25 Ocak 2013 Cuma

Le Bonheur

Agnés Varda ’nın 1965 yapımı Le Bonheur / Happiness / Mutluluk filminin açılış ve kapanış kareleri birbirinin aynısıymış hissini veriyor. Üstteki başlangıç karesinde, biri kız, biri erkek iki çocuklu, mutlu çekirdek aile bir Pazar günü pikniğinde, her şey bir tablonun güzelliğinde yansıyor ekrana, üstelik günebakanlar ayrı bir güzellik katıyor mutlu ailenin mutluluğuna ! Alttaki karede ise sanki başlangıçtaki çekirdek aile bu kez bir Pazar günü pikniğinin dönüşünde. Görünüşte her şey aynı gibi ama çok önemli bir fark var her iki karede: Farklılık kadınlarda.

François rolünü Jean-Claude Drouot canlandırıyor filmde ve gerçek hayatındaki karısı ile 2 çocuğu filmdeki ailesini canlandırmış. Çekirdek ailenin hayatı çok mutlu görünüyor, adam karısına, karısı adama aşık, çok güzel iki çocuk, uzun kır gezileri, doğayla barışık bir yaşam. Marangoz olan François işinde çok usta görünüyor, karısı Thérèse ise hayli becerikli bir terzi. Mutlu mesut ailenin hayatı François’in bir şehir dışı işinde postahanede çalışan kızla göz göze gelmesiyle değişiveriyor !
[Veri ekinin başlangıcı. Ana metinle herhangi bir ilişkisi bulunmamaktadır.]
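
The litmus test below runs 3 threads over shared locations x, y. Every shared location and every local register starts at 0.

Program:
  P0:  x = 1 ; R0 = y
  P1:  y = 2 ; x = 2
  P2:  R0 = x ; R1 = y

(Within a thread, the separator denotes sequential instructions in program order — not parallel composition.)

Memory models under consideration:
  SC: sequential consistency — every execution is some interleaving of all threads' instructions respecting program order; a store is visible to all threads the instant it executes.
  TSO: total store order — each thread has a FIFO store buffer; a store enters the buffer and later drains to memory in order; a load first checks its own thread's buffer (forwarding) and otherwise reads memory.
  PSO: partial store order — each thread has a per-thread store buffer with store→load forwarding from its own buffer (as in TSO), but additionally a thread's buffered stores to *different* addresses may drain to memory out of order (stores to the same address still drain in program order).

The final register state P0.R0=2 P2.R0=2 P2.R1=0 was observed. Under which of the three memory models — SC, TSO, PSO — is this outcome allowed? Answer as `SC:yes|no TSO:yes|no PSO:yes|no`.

SC:no TSO:no PSO:yes

outcome vector order: (P0.R0,P2.R0,P2.R1)
SC (10): <0 0 0> <0 0 2> <0 1 0> <0 1 2> <0 2 2> <2 0 0> <2 0 2> <2 1 0> <2 1 2> <2 2 2>
TSO (10): <0 0 0> <0 0 2> <0 1 0> <0 1 2> <0 2 2> <2 0 0> <2 0 2> <2 1 0> <2 1 2> <2 2 2>
PSO (12): <0 0 0> <0 0 2> <0 1 0> <0 1 2> <0 2 0> <0 2 2> <2 0 0> <2 0 2> <2 1 0> <2 1 2> <2 2 0> <2 2 2>
target <2 2 0> ∈ {PSO}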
Filmi izleyeli kaç gün oldu, halen aklımı kucalayıp duruyor bu kadar mutlu görünen bir erkek nasıl olur da bir başka kadından hoşlanır ve her iki kadını da aynı derecede sevdiğini iddia edip, karısına bu durumu anlatıp, karısı kendisinden ne şekilde davranmasını isterse o şekilde davranacağını söyler???!!! Filmin ekstralarında da izlediğimiz üzere, film vizyona girdiği zamanda da çok şaşkınlık yaratmış izleyenler üzerinde. Kendimi zorlayarak film ve filmin sonuyla ilgili daha fazla yazmamaya çalışacağım ama biliniz ki filmin sonu da çok şaşırtmış her izleyeni.
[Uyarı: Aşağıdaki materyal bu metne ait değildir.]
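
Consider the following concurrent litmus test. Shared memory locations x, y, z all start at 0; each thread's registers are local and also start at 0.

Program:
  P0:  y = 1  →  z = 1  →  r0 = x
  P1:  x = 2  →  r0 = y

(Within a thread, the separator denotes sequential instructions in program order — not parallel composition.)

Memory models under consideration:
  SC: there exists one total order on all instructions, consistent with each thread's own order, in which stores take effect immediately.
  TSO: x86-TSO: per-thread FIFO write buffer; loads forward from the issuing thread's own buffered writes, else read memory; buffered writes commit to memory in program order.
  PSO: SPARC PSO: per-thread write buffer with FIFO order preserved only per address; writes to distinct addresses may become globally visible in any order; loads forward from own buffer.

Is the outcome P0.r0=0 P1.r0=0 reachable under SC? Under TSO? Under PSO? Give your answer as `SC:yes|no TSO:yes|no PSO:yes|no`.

SC:no TSO:yes PSO:yes

outcome vector order: (P0.r0,P1.r0)
under SC → 01 20 21
under TSO → 00 01 20 21
under PSO → 00 01 20 21
target 00 ∈ {TSO,PSO}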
Hemen belirtmek istiyorum, filmin ekstraları film kadar güzel. Özellikle ana karakter Jean-Claude Drout’un filmin çekildiği sokaklarda, marangozhanede, kafelerde filmin çekildiği zamandaki tanıklarla yıllar sonra yapmış olduğu konuşmalar çok hoş. Elbette filmin iki kadınının yani Claire Drouot (ki esas oğlanın hem filmdeki hem de gerçek hayattaki karısı kendisi) ve Marie-France Boyer ile yapılan söyleşiler de çok hoş olmuş. Filmde François’in karısı Thérèse‘e evlilikleri ile ilgili yaptığı elma bahçesi benzetmesi Claire ile aralarında hep değinilen bir konu olmuş uzun soluklu, gerçek hayatlarındaki evliliklerinde. Der ki zavallı François (kimse kusura bakmasın, benim için bu tip bir karakter sadece zavallıdır !) “Sen, ben ve çocuklar, dört tarafı çevrili bir alanda, elma bahçesi gibiyiz. Sonra ben bahçenin dışında ama bizimle birlikte çiçek açan başka bir elma ağacını fark ediyorum.” Bir de utanmadan ekliyor François; “Daha çok çiçek, daha fazla elmanın oluşması anlamına geliyor, anlıyorsun ya!” Davranışlarını bir türlü anlamlandıramadığım François karakteri bu diyalog sonrasında giderek daha da itici oldu benim için. Hiç duraksamadan Le Bonheur / Happiness / Mutluluk filminin beni giderek mutsuzluk boyutlarına taşıyıp durduğunu söyleyebilirim bu noktada!
Son olarak, Agnés Varda ’nın gördüğüm en hoş renklere, tablo gibi sahnelere sahip Le Bonheur / Happiness / Mutluluk filmini, "Yeni Dalga" akımının kurucularından olan sinema kuramcısı André Bazin'e adamış olduğunu belirterek, filminin içinden Jean Renoir’in Le déjeuner sur l'herbe / Picnic on the Grass / Kırda Piknik filmini de geçirmiş olduğunu söyleyip noktalıyorum günce notlarımı.
Hoş bir sahne; piknikten dönmüş olan mutlu adam François kardeşinin evinde ve TV ekranında piknikli film Le déjeuner sur l'herbe oynamakta.
Bu kadar "mutluluk" üzerine, Louis Aragon'un dizeleri bir daha kolay kolay çıkmayacak aklımdan!
Hüzünlüdür gözleri hep, mutluluktan söz edenin.